"I'll try and keep sensible, but there is Christmas, and January, and February. Oh, Mary, I shall never do it," cried Boodles. "I shall be mad before March, which is the proper time for madness."
"Get another maid to come and bide wi' ye," Mary suggested.
"How can I?"
"Mebbe some old dame, who wants a home—" began Mary.
"She would be an expense, and she might get drunk, rob me, beat me, perhaps."
"Her wouldn't," declared Mary, with a glance at her big stick.
"I must go on being alone and making believe," said Boodles.
"Won't the butiful young gentleman come and live wi' ye?" said poor Mary, quite thinking she had found a splendid way out of the difficulty.
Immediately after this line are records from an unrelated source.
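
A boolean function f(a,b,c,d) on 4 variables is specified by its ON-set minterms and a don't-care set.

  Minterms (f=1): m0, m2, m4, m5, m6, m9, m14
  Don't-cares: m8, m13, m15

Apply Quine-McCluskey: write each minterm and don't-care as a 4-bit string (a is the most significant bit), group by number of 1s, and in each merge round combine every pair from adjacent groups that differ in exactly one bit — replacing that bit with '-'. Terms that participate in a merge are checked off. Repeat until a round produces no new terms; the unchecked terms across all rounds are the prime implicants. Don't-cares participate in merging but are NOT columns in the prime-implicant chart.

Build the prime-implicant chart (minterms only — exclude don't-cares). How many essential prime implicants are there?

Round 0: 0000✓ 0010✓ 0100✓ 0101✓ 0110✓ 1000✓ 1001✓ 1101✓ 1110✓ 1111✓
Round 1: -000 -101 -110 0-00✓ 0-10✓ 00-0✓ 01-0✓ 010- 1-01 100- 11-1 111-
Round 2: 0--0
PIs = {-000, -101, -110, 0--0, 010-, 1-01, 100-, 11-1, 111-}
Coverage chart:
  m0: -000,0--0
  m2: 0--0 ←essential
  m4: 0--0,010-
  m5: -101,010-
  m6: -110,0--0
  m9: 1-01,100-
  m14: -110,111-
Essential: 0--0

1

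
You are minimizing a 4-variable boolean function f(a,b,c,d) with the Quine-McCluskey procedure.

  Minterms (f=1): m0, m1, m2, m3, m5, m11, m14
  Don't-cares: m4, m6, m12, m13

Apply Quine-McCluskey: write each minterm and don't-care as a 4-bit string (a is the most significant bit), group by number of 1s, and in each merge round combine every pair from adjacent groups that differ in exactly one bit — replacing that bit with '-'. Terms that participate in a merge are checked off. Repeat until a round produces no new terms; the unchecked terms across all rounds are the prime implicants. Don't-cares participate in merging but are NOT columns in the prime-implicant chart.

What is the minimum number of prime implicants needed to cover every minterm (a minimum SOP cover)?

size-2^0 implicants → 0000(✓)  0001(✓)  0010(✓)  0011(✓)  0100(✓)  0101(✓)  0110(✓)  1011(✓)  1100(✓)  1101(✓)  1110(✓)
size-2^1 implicants → -011  -100(✓)  -101(✓)  -110(✓)  0-00(✓)  0-01(✓)  0-10(✓)  00-0(✓)  00-1(✓)  000-(✓)  001-(✓)  01-0(✓)  010-(✓)  11-0(✓)  110-(✓)
size-2^2 implicants → -1-0  -10-  0--0  0-0-  00--
Unchecked terms (primes): -011, -1-0, -10-, 0--0, 0-0-, 00--
Minterm coverage:
  m0 ⊆ 0--0,0-0-,00--
  m1 ⊆ 0-0-,00--
  m2 ⊆ 0--0,00--
  m3 ⊆ -011,00--
  m5 ⊆ -10-,0-0-
  m11 ⊆ -011 [E]
  m14 ⊆ -1-0 [E]
E = {-011, -1-0}
Petrick residual → -10-, 00--
Cover = b'cd + bd' + bc' + a'b'  |cover|=4

4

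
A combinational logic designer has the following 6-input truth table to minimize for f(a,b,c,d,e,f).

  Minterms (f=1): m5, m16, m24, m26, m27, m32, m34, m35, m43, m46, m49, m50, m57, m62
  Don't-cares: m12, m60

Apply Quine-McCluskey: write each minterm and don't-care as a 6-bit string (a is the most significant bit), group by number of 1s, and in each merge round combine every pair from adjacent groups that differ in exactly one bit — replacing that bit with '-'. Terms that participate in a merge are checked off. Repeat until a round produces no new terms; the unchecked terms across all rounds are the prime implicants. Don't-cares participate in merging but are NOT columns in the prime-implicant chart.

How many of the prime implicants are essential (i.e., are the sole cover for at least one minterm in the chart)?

8

Round 0: 000101 001100 010000✓ 011000✓ 011010✓ 011011✓ 100000✓ 100010✓ 100011✓ 101011✓ 101110✓ 110001✓ 110010✓ 111001✓ 111100✓ 111110✓
Round 1: 01-000 0110-0 01101- 1-0010 1-1110 10-011 1000-0 10001- 11-001 1111-0
PIs = {000101, 001100, 01-000, 0110-0, 01101-, 1-0010, 1-1110, 10-011, 1000-0, 10001-, 11-001, 1111-0}
Coverage chart:
  m5: 000101 ←essential
  m16: 01-000 ←essential
  m24: 01-000,0110-0
  m26: 0110-0,01101-
  m27: 01101- ←essential
  m32: 1000-0 ←essential
  m34: 1-0010,1000-0,10001-
  m35: 10-011,10001-
  m43: 10-011 ←essential
  m46: 1-1110 ←essential
  m49: 11-001 ←essential
  m50: 1-0010 ←essential
  m57: 11-001 ←essential
  m62: 1-1110,1111-0
Essential: 000101, 01-000, 01101-, 1-0010, 1-1110, 10-011, 1000-0, 11-001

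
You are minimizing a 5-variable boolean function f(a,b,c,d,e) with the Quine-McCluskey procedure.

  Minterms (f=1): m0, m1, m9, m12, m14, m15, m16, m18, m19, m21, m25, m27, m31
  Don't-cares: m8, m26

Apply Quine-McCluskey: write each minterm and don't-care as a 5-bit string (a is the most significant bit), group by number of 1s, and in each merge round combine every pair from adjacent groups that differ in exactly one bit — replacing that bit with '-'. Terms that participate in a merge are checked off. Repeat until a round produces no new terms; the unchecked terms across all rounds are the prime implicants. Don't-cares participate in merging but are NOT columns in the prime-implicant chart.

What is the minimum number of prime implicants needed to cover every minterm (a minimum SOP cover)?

7

Round 0: 00000✓ 00001✓ 01000✓ 01001✓ 01100✓ 01110✓ 01111✓ 10000✓ 10010✓ 10011✓ 10101 11001✓ 11010✓ 11011✓ 11111✓
Round 1: -0000 -1001 -1111 0-000✓ 0-001✓ 0000-✓ 01-00 0100-✓ 011-0 0111- 1-010✓ 1-011✓ 100-0 1001-✓ 11-11 110-1 1101-✓
Round 2: 0-00- 1-01-
PIs = {-0000, -1001, -1111, 0-00-, 01-00, 011-0, 0111-, 1-01-, 100-0, 10101, 11-11, 110-1}
Coverage chart:
  m0: -0000,0-00-
  m1: 0-00- ←essential
  m9: -1001,0-00-
  m12: 01-00,011-0
  m14: 011-0,0111-
  m15: -1111,0111-
  m16: -0000,100-0
  m18: 1-01-,100-0
  m19: 1-01- ←essential
  m21: 10101 ←essential
  m25: -1001,110-1
  m27: 1-01-,11-11,110-1
  m31: -1111,11-11
Essential: 0-00-, 1-01-, 10101
Petrick residual → -0000, -1001, -1111, 011-0
Min cover (7 terms): b'c'd'e' + bc'd'e + bcde + a'c'd' + a'bce' + ac'd + ab'cd'e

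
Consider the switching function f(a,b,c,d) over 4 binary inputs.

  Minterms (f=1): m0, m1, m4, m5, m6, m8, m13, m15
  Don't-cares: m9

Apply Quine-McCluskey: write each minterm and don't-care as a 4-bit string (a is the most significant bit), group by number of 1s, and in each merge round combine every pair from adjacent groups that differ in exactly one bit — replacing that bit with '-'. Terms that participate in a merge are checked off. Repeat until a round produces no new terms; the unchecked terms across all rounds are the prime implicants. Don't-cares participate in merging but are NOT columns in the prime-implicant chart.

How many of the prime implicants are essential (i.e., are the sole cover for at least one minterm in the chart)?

3

[col 0] 0000*, 0001*, 0100*, 0101*, 0110*, 1000*, 1001*, 1101*, 1111*
[col 1] -000*, -001*, -101*, 0-00*, 0-01*, 000-*, 01-0, 010-*, 1-01*, 100-*, 11-1
[col 2] --01, -00-, 0-0-
Prime implicants: --01, -00-, 0-0-, 01-0, 11-1
PI chart (minterm → PIs covering it):
  0 | -00-,0-0-
  1 | --01,-00-,0-0-
  4 | 0-0-,01-0
  5 | --01,0-0-
  6 | 01-0  (sole → essential)
  8 | -00-  (sole → essential)
  13 | --01,11-1
  15 | 11-1  (sole → essential)
Essential prime implicants: -00-, 01-0, 11-1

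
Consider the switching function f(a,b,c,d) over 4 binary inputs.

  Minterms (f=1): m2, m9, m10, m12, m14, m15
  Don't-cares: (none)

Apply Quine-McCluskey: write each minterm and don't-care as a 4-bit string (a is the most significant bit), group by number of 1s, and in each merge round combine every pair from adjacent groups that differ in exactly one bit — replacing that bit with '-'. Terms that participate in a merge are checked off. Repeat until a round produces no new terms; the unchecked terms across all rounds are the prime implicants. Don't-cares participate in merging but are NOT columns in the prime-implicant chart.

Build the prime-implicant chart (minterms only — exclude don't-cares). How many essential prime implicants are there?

4

size-2^0 implicants → 0010(✓)  1001  1010(✓)  1100(✓)  1110(✓)  1111(✓)
size-2^1 implicants → -010  1-10  11-0  111-
Unchecked terms (primes): -010, 1-10, 1001, 11-0, 111-
Minterm coverage:
  m2 ⊆ -010 [E]
  m9 ⊆ 1001 [E]
  m10 ⊆ -010,1-10
  m12 ⊆ 11-0 [E]
  m14 ⊆ 1-10,11-0,111-
  m15 ⊆ 111- [E]
E = {-010, 1001, 11-0, 111-}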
"Silly old thing," sighed Boodles, actually smiling. Then she rose to go, and Mary tramped heavily to her dairy. "Tak' eggs and butter wi' ye," she called. "Aw, my dear, yew mun't starve, or you'll get decline. 'Tis cruel to go abroad on an empty stomach."
"I'm not a snake," said Boodles; and at that moment Peter appeared in search of thoughts, heard the conversation, agreed that it was indeed cruel to go abroad on an empty stomach, and went to record the statement in his diary, adding for the sake of a light touch the observation of Boodles that she was not a snake, though Peter could not see the joke.